Indeed, the number of versions of the Madonna of the Cherries indicates the enormous popularity of the image and the great demand for it on the market both within Massys' lifetime and after his death. The authorship of the various versions is yet to be determined but studio practice in the sixteenth century allowed for the production of paintings that are attributed to the artist in degrees. As did Rubens in the seventeenth century, artists priced works according to the level of studio assistance involved in their creation and patrons, as long as they knew the status of the work, had no problem with purchasing them. Silver cites examples of works by Massys but of lesser quality made for the export market (op cit., p. 60, no. 28).
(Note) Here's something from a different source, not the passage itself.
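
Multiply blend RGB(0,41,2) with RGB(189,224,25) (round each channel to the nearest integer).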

Far from the discerning eye of the Antwerp connoisseur and those who knew Massys' work well, a studio painting could pass easily as a work by the master.
The lack of information about Massys' studio exacerbates the problem of sorting out which of the versions of Madonna of the Cherries were painted by Massys himself, which were collaborations between Massys and his assistants, and which were painted entirely by pupils. Only four apprentices are recorded very early in his career and, apart from his two sons Jan and Cornelis, none of his late studio assistants are known by name. The paintings not fully attributed to Massys have yet to be classified by hand and versions of the Madonna of the Cherries could have been painted after his death.
The quality of this version of adonna of the Cherries suggests that it could be, if not by Massys himself, a collaboration between Massys and a member of his studio. His sons, Jan and Cornelis, both enrolled as masters in the St. Luke's Guild in 1531, one year after their father's death, and would have been apprentices in the studio during the last years of his life. Recent scholarship has revealed a number of collaborative works from the studio: copies of Quinten's paintings by Jan, paintings begun by Quinten and finished by Jan, and works that appear to have been true collaborations between father and son. Massys was accostomed to providing paintings for a demanding market and works attributed to Jan such as The Holy Family with Saints Elizabeth and John (The Carnegie Museum of Art, Pittsburgh) prove that he was more than capable of producing them. As more work is done on Quinten Massys and his studio, this exquisite version of the Madonna of the Cherries will no doubt find its place within his oeuvre.